Some Illinois couples may have experienced more strain than usual on their relationships since the presidential election in November. Between April 12 and April 18, a Virginia polling company conducted a survey of 1,000 people around the country to learn more about the effect of politics on relationships and found that among millennials, 22 percent had broken up with a partner over political differences. Across all couples, 1 in 10 said they had done so.
The study also found that 22 percent of people said they knew a couple whose relationship had suffered directly from the election of President Trump. Although money is a frequent topic of dispute in relationships, more than one in five people in relationships reported that since the election, they had fought about politics more than finances.
One divorce attorney in New York said that after 35 years of practice, she was seeing the highest ever number of divorces over politics. This observation was support by the survey, which found that among people in relationships, 24 percent were disagreeing with their partners more than ever before about politics.
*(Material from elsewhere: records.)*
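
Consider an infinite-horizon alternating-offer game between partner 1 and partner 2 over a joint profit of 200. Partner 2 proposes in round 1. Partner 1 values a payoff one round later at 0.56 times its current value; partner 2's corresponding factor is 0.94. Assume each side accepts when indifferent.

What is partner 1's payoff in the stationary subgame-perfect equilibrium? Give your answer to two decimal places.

14.19

In a stationary SPE each proposer offers the other exactly their discounted continuation value.
If partner 2 keeps x when proposing and partner 1 keeps y when proposing, then x = 200 − 0.56y and y = 200 − 0.94x.
Solving: x = 200(1 − 0.56) / (1 − 0.94·0.56) = 88 / 0.4736 ≈ 185.8108.
Partner 1 gets 200 − 185.8108 ≈ 14.1892.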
The issues that lead to divorce may involve both people in a relationship discovering that they have very different values, and if this happens, they may struggle to negotiate issues such as child custody and property division. However, parents should work to keep the child’s relationship with the other parent strong unless there are issues such as abuse. A couple may also want to negotiate an agreement about property division with the help of their separately-retained lawyers. Doing this outside of court may be quicker and less expensive, but if the couple cannot agree, the case may have to be decided by a judge.